The earliest business data processing systems were based on batch processing of punchcards. Prepare cards off-line, feed a batch of them through the computer. (Why does one so often hear of payroll, specifically, being an early application of such systems? It seems to me this is partly because the payroll of a big company involved a lot of repetitive calculation, but also because it's particularly amenable to that sort of processing: multiply hours worked by hourly wage, output pay due that worker for this week or month. The core of the job can be done without the sort of table lookup that would need a large random access data store that would only be available a little later with the invention of drum memories, then disk drives.)

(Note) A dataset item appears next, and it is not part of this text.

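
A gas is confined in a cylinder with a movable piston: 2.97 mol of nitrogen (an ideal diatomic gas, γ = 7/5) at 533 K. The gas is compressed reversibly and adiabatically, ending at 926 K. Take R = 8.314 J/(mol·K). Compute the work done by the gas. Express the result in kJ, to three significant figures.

W ≈ -24.3 kJ

Adiabatic ⇒ Q = 0, so W_by = −ΔU = nCᵥ(T₁ − T₂).
Cᵥ = 5R/2 = 20.79 J/(mol·K).
W = (2.97)(20.79)(533 − 926) = -24260 J.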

When video terminals came in, during the late sixties and early seventies, business data processing user interfaces were able to become essentially as they are today: two-dimensional forms, type data into captioned fields, look up lists of records. I have not been able to find any screenshots of business software from before MS-DOS – closest I could find was someone editing a Pascal program on an IBM terminal – but I predict business data processing systems essentially similar to modern ones, must have been developed for the 3270, VT50 etc.
But in between those, there was an era of 'interactivity, but not as we know it', when computers supported interactive work by teletype. This is when Basic was invented; many of the classic Basic games were actually written on teletype systems.
It seems to me there must have been business data processing systems designed for teletypes, which would provide user interfaces not as good as video terminals, but much better than punchcard batch processing. But now there is the tantalizing gap between deducing the necessary existence of something, and finding actual evidence of it; I have not so far been able to find any documentation on interactive business data processing by teletype, other than SABRE, which was something of a special case.
Take for example the hundreds of thousands of PDP-11s, many of which were connected to ASR-33 and similar teletypes. Many of those must've been used for order processing and other everyday business tasks. What did the workflow look like? Are the names and provenance of any relevant software packages still remembered? Are there any surviving photographs or transcripts of what was printed, or any recorded memoirs of what it was like to use them?